Les faits : Dans nos aéroports, voyager relève moins de la logistique que de la loterie. Le scénario est connu : deux SMS contradictoires envoyés à dix minutes d’intervalle, l’un annonçant un vol à 15h45, l’autre un départ à 8h00. Le passager, discipliné, suit l’instruction donnée par l’agence et se lève à l’aube pour se présenter à l’aéroport. Mais une fois sur place, surprise, il est finalement inscrit sur le vol de l’après-midi. Résultat, une attente interminable, des heures perdues, et une fatigue inutile.
Et ce n’est pas un cas isolé. Retards chroniques, bagages livrés après des heures d’attente, halls envahis par des personnes sans qualité, confusion généralisée… Le voyageur congolais est devenu un habitué de ce théâtre de l’absurde. Pire encore, la règle est à sens unique, quand la compagnie se trompe ou faute, le passager subit. Mais quand c’est le passager qui arrive en retard, il paie immédiatement des pénalités. Deux poids, deux mesures. On pourrait en rire si ce n’était pas si grave ; mais derrière cette farce, les droits des voyageurs sont violés.
En droit aérien, l’exigence d’une information claire, loyale et non contradictoire constitue une obligation fondamentale du transporteur. La Convention de Montréal du 28 mai 1999, ratifiée par la RDC, dispose en son article 19 que le transporteur est responsable du dommage résultant d’un retard, sauf s’il prouve avoir pris toutes les mesures nécessaires pour l’éviter. Or, l’information donnée au passager sur l’horaire du vol fait partie intégrante de ces mesures nécessaires ; elle doit être précise, fiable et communiquée en temps utile. De même, la Loi n° 23/001 du 12 janvier 2023 modifiant et complétant la Loi n°10/014 du 31 décembre 2010 relative à l’aviation civile impose aux compagnies aériennes de respecter leurs programmes d’exploitation et de garantir une communication loyale avec les passagers. Toute modification d’horaire doit donc être notifiée de manière cohérente et vérifiable, faute de quoi la compagnie engage sa responsabilité contractuelle.

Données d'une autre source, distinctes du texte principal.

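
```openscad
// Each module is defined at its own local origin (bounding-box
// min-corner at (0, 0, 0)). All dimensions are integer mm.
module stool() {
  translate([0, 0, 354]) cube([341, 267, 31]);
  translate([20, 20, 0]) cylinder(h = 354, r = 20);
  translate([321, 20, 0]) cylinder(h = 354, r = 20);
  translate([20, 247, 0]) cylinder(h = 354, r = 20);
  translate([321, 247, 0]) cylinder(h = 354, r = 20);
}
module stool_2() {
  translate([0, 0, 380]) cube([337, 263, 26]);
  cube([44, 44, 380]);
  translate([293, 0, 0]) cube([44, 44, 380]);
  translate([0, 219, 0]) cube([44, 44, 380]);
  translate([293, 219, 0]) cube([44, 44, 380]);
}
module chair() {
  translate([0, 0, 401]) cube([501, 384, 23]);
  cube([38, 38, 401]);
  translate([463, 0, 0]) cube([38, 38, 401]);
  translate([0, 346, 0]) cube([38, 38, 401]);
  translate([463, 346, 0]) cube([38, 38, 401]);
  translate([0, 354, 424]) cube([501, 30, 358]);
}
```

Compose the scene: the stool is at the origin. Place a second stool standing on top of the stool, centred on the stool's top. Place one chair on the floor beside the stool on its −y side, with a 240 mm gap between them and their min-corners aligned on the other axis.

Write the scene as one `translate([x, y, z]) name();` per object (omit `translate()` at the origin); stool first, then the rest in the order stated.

stool();
translate([2, 2, 385]) stool_2();
translate([0, -624, 0]) chair();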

Le billet d’avion constitue la preuve du contrat de transport ; le passager s’engage à payer le prix, la compagnie s’engage à le transporter à une heure et une destination déterminées. En envoyant des messages contradictoires ou en imposant au passager de suivre une instruction erronée, la compagnie viole son obligation de diligence et de bonne foi, telle que consacrée par le Code civil congolais, Livre III. Cette faute contractuelle ouvre droit à réparation, tant pour le préjudice matériel (frais de déplacement, restauration, perte de revenus liée au temps perdu) que pour le préjudice moral (fatigue, stress, frustration). Dans certains cas, la responsabilité délictuelle peut également être engagée, sur le fondement de l’article 258 du Code civil, lorsque le comportement fautif cause un dommage indépendant du contrat.

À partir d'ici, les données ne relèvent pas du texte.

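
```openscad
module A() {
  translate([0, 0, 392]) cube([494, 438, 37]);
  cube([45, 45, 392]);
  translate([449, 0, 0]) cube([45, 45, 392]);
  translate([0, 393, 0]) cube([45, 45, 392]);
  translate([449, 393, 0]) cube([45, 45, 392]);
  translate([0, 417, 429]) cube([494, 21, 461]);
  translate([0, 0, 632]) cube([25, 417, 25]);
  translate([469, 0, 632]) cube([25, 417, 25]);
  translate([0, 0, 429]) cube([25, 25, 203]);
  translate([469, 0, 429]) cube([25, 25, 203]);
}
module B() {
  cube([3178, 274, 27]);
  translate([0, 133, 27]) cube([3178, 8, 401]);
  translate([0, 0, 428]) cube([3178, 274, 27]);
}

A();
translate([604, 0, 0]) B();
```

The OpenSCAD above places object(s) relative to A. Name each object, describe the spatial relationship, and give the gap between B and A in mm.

A is a chair. B is an I-beam. The I-beam is on the floor beside the chair on its +x side. The gap between the I-beam and the chair is 110 mm.

The I-beam's nearest face is 110 mm from the chair's +x face.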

Mais au-delà des textes, c’est la confiance qui s’effrite. Comment croire à la fiabilité d’un transporteur qui ne sait pas lui-même à quelle heure il décolle ? Comment bâtir une réputation internationale quand les passagers locaux vivent chaque vol comme une loterie ? Dans l’Union européenne, un retard ou une annulation ouvre droit à une indemnisation automatique. Chez nous, il ouvre surtout droit à une longue attente et à un silence assourdissant.
Et les autorités ? Que fait la RVA, si ce n’est parfois garder le Président de la République en l’air pendant plusieurs dizaines de minutes faute de courant électrique ? Que fait l’argent des Go Pass, collectés religieusement sur chaque voyageur ? Certainement pas améliorer la fluidité du service. Car pour retirer ses bagages, il faut souvent patienter le double, voire le triple du temps de vol, et être accueilli par des bagagistes et autres personnes sans qualité dans des halls pourtant réservés aux passagers. Quel cafouillage, quel capharnaüm ! Alors, posons la question avec un brin d’ironie ; faut-il ajouter sur nos billets la mention « horaire indicatif, susceptible de changer selon l’humeur du système informatique » ? Ou mieux encore, « Merci de prévoir deux vies, l’une pour attendre, l’autre pour voyager » ?
Non, il est temps de prendre au sérieux ce que le droit exige déjà : une information claire, une organisation fiable, une réparation effective en cas de manquement. Car le passager n’est pas un pion que l’on déplace au gré des SMS contradictoires, mais un sujet de droit. Et si les compagnies l’oublient, il appartient aux autorités de l’aviation civile et aux juridictions de le leur rappeler.